Will trade services to cause the same rapid growth, as it once did production in countries at an early stage of development, is still unknown. In some countries with low income, such as Ghana, India and the Philippines, a thriving service industry to serve enterprises worldwide. But even in these countries, in the sector of services exports employs few people, and it makes a small contribution to GDP. As a middle-income country with low income will have to go to more expensive types of activities to stay ahead of automation. With demand in the world market of services such as transport, financial and business services, have high productivity and can raise the standard of living, but less commercially attractive services, such as cooking, health and education, which employed millions of people, yet show low productivity growth, therefore, can hardly serve as a basis for long-term prosperity.

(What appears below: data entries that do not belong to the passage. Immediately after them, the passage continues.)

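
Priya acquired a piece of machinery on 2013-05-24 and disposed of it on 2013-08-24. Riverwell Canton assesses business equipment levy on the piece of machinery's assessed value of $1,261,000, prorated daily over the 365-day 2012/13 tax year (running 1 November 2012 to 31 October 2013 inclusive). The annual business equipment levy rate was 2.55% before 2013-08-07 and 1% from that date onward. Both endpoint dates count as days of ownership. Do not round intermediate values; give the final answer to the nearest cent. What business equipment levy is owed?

$7,229.16

2013-05-24 to 2013-08-06: 75 days at 2.55% → $1,261,000 × 2.55% × 75/365 = $6,607.2945
2013-08-07 to 2013-08-24: 18 days at 1% → $1,261,000 × 1% × 18/365 = $621.8630
Total = $7,229.1575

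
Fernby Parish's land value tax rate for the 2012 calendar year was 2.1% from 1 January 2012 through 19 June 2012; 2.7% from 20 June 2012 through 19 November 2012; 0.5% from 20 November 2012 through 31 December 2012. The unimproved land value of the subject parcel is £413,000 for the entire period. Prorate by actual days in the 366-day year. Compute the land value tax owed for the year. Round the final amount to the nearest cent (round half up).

1 January – 19 June 2012: 171 days at 2.1% → £413,000 × 2.1% × 171/366 = £4,052.1393
20 June – 19 November 2012: 153 days at 2.7% → £413,000 × 2.7% × 153/366 = £4,661.4836
20 November – 31 December 2012: 42 days at 0.5% → £413,000 × 0.5% × 42/366 = £236.9672
Total = £8,950.5902

£8,950.59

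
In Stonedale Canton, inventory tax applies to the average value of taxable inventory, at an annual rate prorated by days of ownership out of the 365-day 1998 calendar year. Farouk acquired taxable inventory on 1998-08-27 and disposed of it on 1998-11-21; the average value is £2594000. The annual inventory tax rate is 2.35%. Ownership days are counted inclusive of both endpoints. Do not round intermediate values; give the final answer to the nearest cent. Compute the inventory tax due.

Days held (1998-08-27 to 1998-11-21): 87 out of 365
Tax = £2594000 × 2.35% × 87/365 = £14529.9534

£14529.95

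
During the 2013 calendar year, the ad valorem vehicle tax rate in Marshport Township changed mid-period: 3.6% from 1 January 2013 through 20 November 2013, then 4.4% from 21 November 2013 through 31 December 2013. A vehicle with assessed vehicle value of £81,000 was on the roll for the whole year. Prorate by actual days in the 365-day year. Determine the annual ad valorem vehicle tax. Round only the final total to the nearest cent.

1 January – 20 November 2013: 324 days at 3.6% → £81,000 × 3.6% × 324/365 = £2,588.4493
21 November – 31 December 2013: 41 days at 4.4% → £81,000 × 4.4% × 41/365 = £400.3397
Total = £2,988.7890

£2,988.79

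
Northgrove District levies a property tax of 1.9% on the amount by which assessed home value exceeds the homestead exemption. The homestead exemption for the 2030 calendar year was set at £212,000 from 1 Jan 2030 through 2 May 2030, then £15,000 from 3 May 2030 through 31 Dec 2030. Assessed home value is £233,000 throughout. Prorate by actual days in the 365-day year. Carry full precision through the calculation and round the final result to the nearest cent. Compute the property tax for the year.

1 Jan – 2 May 2030: 122 days, exemption £212,000 → (£233,000 − £212,000) × 1.9% × 122/365 = £133.3644
3 May – 31 Dec 2030: 243 days, exemption £15,000 → (£233,000 − £15,000) × 1.9% × 243/365 = £2,757.5507
Total = £2,890.9151

£2,890.92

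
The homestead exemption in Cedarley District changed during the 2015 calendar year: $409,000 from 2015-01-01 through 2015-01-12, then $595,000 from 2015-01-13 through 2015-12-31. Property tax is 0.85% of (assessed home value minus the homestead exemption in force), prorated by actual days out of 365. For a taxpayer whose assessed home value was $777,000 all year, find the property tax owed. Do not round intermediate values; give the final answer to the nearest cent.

$1,598.98

2015-01-01 to 2015-01-12: 12 days, exemption $409,000 → ($777,000 − $409,000) × 0.85% × 12/365 = $102.8384
2015-01-13 to 2015-12-31: 353 days, exemption $595,000 → ($777,000 − $595,000) × 0.85% × 353/365 = $1,496.1397
Total = $1,598.9781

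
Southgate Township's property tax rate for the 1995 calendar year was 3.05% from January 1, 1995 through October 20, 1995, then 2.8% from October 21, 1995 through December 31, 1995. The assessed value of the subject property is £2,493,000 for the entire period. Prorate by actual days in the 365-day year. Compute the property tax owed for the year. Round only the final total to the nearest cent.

January 1 – October 20, 1995: 293 days at 3.05% → £2,493,000 × 3.05% × 293/365 = £61,037.5192
October 21 – December 31, 1995: 72 days at 2.8% → £2,493,000 × 2.8% × 72/365 = £13,769.5562
Total = £74,807.0753

£74,807.08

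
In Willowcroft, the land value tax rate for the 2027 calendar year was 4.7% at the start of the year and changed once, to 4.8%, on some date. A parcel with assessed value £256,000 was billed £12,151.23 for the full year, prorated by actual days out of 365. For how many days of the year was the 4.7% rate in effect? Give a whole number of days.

Let d = days at the first rate; then 365 − d days at the second rate.
£256,000 × [4.7%·d + 4.8%·(365−d)] / 365 = £12,151.23
Solving gives d = 195, so the new rate took effect on 15 Jul 2027.

195 days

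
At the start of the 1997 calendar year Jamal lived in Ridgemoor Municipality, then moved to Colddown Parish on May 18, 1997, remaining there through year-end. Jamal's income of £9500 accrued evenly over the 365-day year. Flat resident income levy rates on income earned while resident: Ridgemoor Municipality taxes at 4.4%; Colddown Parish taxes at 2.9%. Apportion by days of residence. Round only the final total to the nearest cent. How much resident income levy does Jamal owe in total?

£328.99

Ridgemoor Municipality, January 1 – May 17, 1997: 137 days → £9500 × 4.4% × 137/365 = £156.8932
Colddown Parish, May 18 – December 31, 1997: 228 days → £9500 × 2.9% × 228/365 = £172.0932
Total = £328.9863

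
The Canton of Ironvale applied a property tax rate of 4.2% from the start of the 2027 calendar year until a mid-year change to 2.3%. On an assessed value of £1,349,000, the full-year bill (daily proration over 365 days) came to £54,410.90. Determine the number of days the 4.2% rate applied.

333 days

Let d = days at the first rate; then 365 − d days at the second rate.
£1,349,000 × [4.2%·d + 2.3%·(365−d)] / 365 = £54,410.90
Solving gives d = 333, so the new rate took effect on 30 November 2027.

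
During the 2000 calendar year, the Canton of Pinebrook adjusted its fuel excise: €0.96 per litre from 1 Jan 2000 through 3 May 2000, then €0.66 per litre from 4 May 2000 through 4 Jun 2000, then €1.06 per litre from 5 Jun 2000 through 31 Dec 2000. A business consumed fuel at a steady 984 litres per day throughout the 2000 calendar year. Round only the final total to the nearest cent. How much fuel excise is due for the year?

€356,955.84

1 Jan – 3 May 2000: 124 days × 984 litres/day = 122,016 litres at €0.96/litre → €117,135.36
4 May – 4 Jun 2000: 32 days × 984 litres/day = 31,488 litres at €0.66/litre → €20,782.08
5 Jun – 31 Dec 2000: 210 days × 984 litres/day = 206,640 litres at €1.06/litre → €219,038.40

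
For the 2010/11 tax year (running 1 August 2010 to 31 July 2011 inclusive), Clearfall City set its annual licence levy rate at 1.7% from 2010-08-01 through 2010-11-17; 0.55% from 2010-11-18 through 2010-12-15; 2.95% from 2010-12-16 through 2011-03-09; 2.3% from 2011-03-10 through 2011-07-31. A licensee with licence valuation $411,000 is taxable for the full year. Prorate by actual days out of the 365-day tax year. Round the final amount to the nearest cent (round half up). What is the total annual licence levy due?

$8,779.64

2010-08-01 to 2010-11-17: 109 days at 1.7% → $411,000 × 1.7% × 109/365 = $2,086.5288
2010-11-18 to 2010-12-15: 28 days at 0.55% → $411,000 × 0.55% × 28/365 = $173.4082
2010-12-16 to 2011-03-09: 84 days at 2.95% → $411,000 × 2.95% × 84/365 = $2,790.2959
2011-03-10 to 2011-07-31: 144 days at 2.3% → $411,000 × 2.3% × 144/365 = $3,729.4027
Total = $8,779.6356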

Technology can allow some people in countries with low income to move forward in economic development without repeating the path traveled by the advanced economies. Internet access allows employees around the world use online platforms for freelance work, such as “Apwork” (UpWork), “Fayver” (Fiverr) and “Samasource” (Samasource) to get additional income. The majority of freelancers working on these platforms, in developing countries. Khan Academy (Khan Academy) and “Coursera” (Coursera) taught languages and other competencies. Translator of “Google” (Google Translate) eliminates language barriers. “Kiva” (Kiva) and Kickstarter (Kickstarter) help budding entrepreneurs to get funding for their startups. And remote medical services to make the best medical care available to people in remote corners of the world. However, the use of these services requires broad access to cheap high speed Internet. Countries need to invest in digital infrastructure and education to succeed in the global digital economy. Although many countries have been able to make primary education is almost universal, yet are having difficulty, so that students can finish high school and receive a quality education at the next stage.

The trade played a major role in reducing poverty around the world. If developing countries change strategy to take advantage of the next wave of globalization, trade, possible, and will continue to bring people out of poverty into the middle class. But the advanced economies have to dramatically change your Outlook. They are fenced off from the rest of the world at the very moment when they should meet him open his arms.